J’en reviens à mes enfants. L’aînée qui doit partir aux États-Unis l’été prochain se verra-t-elle refuser l’accès au territoire américain si ses absences répétées à l’école (enregistrées sur son dossier, contresignées par les parents) sont analysées par les logiciels comportementaux de la CIA comme le signe d’un risque de déviance asociale ou rebelle ? Nous n’y sommes pas encore. Mais pour combien de temps ?

C’est à chacun d’entre nous, en citoyen vigilant, d’exercer un contrôle de nos gouvernants pour que notre préoccupation de bien-être ne justifie pas des atteintes de plus en plus dramatiques à la liberté de chacun. Les prochaines élections en France sont l’occasion de témoigner de cette vigilance.

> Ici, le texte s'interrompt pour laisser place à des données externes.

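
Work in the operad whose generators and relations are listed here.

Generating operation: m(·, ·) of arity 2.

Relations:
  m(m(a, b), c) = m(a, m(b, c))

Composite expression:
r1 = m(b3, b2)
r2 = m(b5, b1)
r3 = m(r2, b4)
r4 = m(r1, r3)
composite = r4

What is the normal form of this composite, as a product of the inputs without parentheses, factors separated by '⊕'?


b3 ⊕ b2 ⊕ b5 ⊕ b1 ⊕ b4


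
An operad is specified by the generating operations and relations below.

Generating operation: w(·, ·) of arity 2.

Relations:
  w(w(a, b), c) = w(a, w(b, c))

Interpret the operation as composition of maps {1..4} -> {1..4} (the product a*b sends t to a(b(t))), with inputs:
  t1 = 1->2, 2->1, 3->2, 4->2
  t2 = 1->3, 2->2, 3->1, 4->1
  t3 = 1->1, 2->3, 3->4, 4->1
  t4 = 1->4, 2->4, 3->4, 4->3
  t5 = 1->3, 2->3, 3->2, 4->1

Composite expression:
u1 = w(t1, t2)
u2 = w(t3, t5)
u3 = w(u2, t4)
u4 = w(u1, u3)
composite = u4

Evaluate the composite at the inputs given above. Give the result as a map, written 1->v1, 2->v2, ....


1->2, 2->2, 3->2, 4->2

w(t1, t2) = 1->2, 2->1, 3->2, 4->2
w(t3, t5) = 1->4, 2->4, 3->3, 4->1
w(w(t3, t5), t4) = 1->1, 2->1, 3->1, 4->3
w(w(t1, t2), w(w(t3, t5), t4)) = 1->2, 2->2, 3->2, 4->2


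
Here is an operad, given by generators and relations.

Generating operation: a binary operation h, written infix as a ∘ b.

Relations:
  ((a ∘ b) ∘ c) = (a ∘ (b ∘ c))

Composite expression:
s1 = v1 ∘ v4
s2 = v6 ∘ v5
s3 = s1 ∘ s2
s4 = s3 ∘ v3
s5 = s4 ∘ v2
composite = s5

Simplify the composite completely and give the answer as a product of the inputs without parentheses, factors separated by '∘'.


The h-tree's shape is irrelevant; the v-reading-order decides.
(v1 ∘ v4) unparenthesizes to v1 ∘ v4
(v6 ∘ v5) unparenthesizes to v6 ∘ v5
((v1 ∘ v4) ∘ (v6 ∘ v5)) unparenthesizes to v1 ∘ v4 ∘ v6 ∘ v5
(((v1 ∘ v4) ∘ (v6 ∘ v5)) ∘ v3) unparenthesizes to v1 ∘ v4 ∘ v6 ∘ v5 ∘ v3
((((v1 ∘ v4) ∘ (v6 ∘ v5)) ∘ v3) ∘ v2) unparenthesizes to v1 ∘ v4 ∘ v6 ∘ v5 ∘ v3 ∘ v2

v1 ∘ v4 ∘ v6 ∘ v5 ∘ v3 ∘ v2


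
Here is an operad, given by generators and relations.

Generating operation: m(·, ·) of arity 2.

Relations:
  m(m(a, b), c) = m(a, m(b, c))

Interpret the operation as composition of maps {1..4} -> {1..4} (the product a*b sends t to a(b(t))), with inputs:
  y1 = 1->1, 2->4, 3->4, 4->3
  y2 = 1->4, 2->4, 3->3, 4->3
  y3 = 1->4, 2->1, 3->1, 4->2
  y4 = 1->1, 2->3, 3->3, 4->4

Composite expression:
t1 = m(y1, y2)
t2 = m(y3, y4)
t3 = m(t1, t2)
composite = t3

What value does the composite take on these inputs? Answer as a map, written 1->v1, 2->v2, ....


m(y1, y2) = 1->3, 2->3, 3->4, 4->4
m(y3, y4) = 1->4, 2->1, 3->1, 4->2
m(m(y1, y2), m(y3, y4)) = 1->4, 2->3, 3->3, 4->3

1->4, 2->3, 3->3, 4->3


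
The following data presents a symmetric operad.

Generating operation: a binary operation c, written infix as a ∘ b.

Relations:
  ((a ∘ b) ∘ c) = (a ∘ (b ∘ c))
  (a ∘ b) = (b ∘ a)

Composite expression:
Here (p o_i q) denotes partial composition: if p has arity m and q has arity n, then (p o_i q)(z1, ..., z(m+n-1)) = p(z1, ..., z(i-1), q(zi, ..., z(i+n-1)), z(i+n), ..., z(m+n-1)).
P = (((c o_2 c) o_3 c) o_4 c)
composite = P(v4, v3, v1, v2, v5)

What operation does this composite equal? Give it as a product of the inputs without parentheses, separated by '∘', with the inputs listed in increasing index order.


v1 ∘ v2 ∘ v3 ∘ v4 ∘ v5

With c associative and commutative, the v-input set is all that matters.
(v2 ∘ v5) reduces to v2 ∘ v5
(v1 ∘ (v2 ∘ v5)) reduces to v1 ∘ v2 ∘ v5
(v3 ∘ (v1 ∘ (v2 ∘ v5))) reduces to v3 ∘ v1 ∘ v2 ∘ v5
(v4 ∘ (v3 ∘ (v1 ∘ (v2 ∘ v5)))) reduces to v4 ∘ v3 ∘ v1 ∘ v2 ∘ v5
the factors in increasing index order: v1 ∘ v2 ∘ v3 ∘ v4 ∘ v5


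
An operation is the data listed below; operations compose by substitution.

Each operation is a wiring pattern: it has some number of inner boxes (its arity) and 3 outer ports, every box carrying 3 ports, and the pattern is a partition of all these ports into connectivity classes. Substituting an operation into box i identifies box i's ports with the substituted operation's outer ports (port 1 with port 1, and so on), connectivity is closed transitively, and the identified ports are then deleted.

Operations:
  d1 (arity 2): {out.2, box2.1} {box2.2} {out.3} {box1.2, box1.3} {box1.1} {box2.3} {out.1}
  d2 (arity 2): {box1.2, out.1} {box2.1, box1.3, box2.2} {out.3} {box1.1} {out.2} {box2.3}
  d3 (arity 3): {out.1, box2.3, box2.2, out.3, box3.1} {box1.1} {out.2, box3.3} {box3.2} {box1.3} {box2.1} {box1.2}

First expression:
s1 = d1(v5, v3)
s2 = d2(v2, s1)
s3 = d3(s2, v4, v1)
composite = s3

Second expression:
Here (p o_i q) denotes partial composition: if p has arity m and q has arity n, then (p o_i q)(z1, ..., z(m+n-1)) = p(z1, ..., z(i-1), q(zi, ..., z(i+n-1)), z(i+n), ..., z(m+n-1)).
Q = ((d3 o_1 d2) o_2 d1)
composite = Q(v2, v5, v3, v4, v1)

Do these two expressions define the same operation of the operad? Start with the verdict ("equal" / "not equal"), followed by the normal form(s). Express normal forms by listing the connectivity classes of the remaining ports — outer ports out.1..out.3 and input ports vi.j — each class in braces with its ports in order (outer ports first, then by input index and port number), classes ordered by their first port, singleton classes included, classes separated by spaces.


equal; the common form is {out.1, out.3, v1.1, v4.2, v4.3} {out.2, v1.3} {v1.2} {v2.1} {v2.2} {v2.3, v3.1} {v3.2} {v3.3} {v4.1} {v5.1} {v5.2, v5.3}


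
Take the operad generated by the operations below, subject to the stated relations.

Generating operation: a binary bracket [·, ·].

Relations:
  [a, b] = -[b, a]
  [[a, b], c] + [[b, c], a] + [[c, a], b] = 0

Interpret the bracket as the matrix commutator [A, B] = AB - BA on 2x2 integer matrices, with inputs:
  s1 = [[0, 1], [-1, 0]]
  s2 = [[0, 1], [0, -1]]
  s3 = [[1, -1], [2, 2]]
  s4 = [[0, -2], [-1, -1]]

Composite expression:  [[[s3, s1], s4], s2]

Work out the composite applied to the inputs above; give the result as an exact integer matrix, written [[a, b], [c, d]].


[[3, -7], [-3, -3]]

[s3, s1] = [[-1, -1], [-1, 1]]
[[s3, s1], s4] = [[-1, 5], [-3, 1]]
[[[s3, s1], s4], s2] = [[3, -7], [-3, -3]]


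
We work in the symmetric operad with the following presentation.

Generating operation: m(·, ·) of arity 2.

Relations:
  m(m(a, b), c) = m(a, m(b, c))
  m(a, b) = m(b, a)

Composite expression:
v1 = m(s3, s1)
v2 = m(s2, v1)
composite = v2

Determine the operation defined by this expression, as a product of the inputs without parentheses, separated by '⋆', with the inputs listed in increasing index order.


Key point: m commutes, so take the s-inputs in any fixed order.
m(s3, s1) linearizes to s3 ⋆ s1
m(s2, m(s3, s1)) linearizes to s2 ⋆ s3 ⋆ s1
the factors in increasing index order: s1 ⋆ s2 ⋆ s3

s1 ⋆ s2 ⋆ s3


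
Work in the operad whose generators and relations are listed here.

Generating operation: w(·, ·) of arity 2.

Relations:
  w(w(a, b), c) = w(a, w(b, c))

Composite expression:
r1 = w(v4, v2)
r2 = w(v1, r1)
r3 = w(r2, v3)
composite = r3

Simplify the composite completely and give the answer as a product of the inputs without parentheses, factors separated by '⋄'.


Every regrouping of w is equal, so read the v-inputs in written order.
w(v4, v2) spells out as v4 ⋄ v2
w(v1, w(v4, v2)) spells out as v1 ⋄ v4 ⋄ v2
w(w(v1, w(v4, v2)), v3) spells out as v1 ⋄ v4 ⋄ v2 ⋄ v3

v1 ⋄ v4 ⋄ v2 ⋄ v3


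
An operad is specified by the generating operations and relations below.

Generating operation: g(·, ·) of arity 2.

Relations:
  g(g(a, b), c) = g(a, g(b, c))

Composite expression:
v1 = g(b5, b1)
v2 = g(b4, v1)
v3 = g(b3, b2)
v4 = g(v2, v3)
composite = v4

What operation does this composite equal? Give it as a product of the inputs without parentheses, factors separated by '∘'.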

A titre d’illustration, j’invite ceux qui ne l’auraient pas encore vu à aller au cinéma pour méditer sur La Vie des Autres de Florian Henckel von Donnersmarck . C’était hier (1984, le clin d’œil à Orwell) et chez nos voisins allemands (à l’époque la France avait des ministres communistes). Imaginez ce qu’aurait pu faire la Stasi avec une puce RFID implantée sous la peau : ce n’est pas de la fiction. C’est ici et maintenant.